Music as Labor: A Visit by Sonia Seeman

February 17, 2020

Music as Labor: A Visit by Sonia Seeman

Photograph of presentation

By Senior Lecturer Danielle V. Schoon (Department of Near Eastern Languages and Cultures), Associate Professor Ryan Skinner (School of Music) and Danielle Fosler-Lussier (School of Music)


Portrait of Sonia Seeman

The Ohio State University was honored to welcome guest scholar, Professor Sonia Tamar Seeman, from the University of Texas-Austin, on Monday, January 27, 2020. Seeman visited two undergraduate classes (Contemporary Issues in Turkey taught by Danielle Schoon in the Department of Near Eastern Languages and Cultures, and Musical Citizenship taught by Ryan Skinner in the School of Music), where she shared her published work and guided students through considerations such as the relationship between music and identity and the role of minority citizens in the making of the nation state.

Seeman’s public lecture, "Music as Labor; Music as Work: 100 years of Turkish Roman Musician Narratives," was co-sponsored by the Global Arts + Humanities Discovery Theme's Migration, Mobility and Immobility Project and presented as part of the Lectures in Musicology series, co-sponsored by The Ohio State University Libraries.
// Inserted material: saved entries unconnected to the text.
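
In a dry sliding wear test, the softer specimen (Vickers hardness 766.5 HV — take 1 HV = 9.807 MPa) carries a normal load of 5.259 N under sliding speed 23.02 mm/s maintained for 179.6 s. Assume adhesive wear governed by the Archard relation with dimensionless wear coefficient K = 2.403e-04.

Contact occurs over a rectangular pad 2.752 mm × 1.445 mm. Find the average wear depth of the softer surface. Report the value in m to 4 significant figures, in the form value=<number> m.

value=1.748e-07 m

The algebra runs at exact precision, and shown intermediates are rounded. Rounded just once: 4 significant figures.
Sliding speed v = 23.02 mm/s = 0.02302 m/s. Path length L = v·t = 0.02302 m/s × 179.6 s = 4.134 m.
Hardness H = 766.5 HV × 9.807 MPa/HV = 7517 MPa = 7.517e+09 Pa.
Pad sides 2.752 mm × 1.445 mm = 0.002752 m × 0.001445 m. Contact area A = 0.002752 m × 0.001445 m = 3.977e-06 m².
Working in SI base units: W = 5.259 N, H = 7.517e+09 Pa, K = 2.403e-04.
By Archard's law, V = K·W·L/H = 2.403e-04 · 5.259 · 4.134 / 7.517e+09 = 6.951e-13 m³.
Wear depth h = V/A = 6.951e-13 / 3.977e-06 = 1.748e-07 m.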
In her lecture, Seeman discussed Roman (“Gypsy”) professional musicianship in Turkey as it transitioned from an early-modern focus on craftsmanship to a period of capitalist exchange of labor for cash. Her ethnographic research culls from 25 years of fieldwork and close family relationships and documents the lives of Turkish Roman professional musicians in their own words, recordings and lived experiences. It forms the outline of a new book project.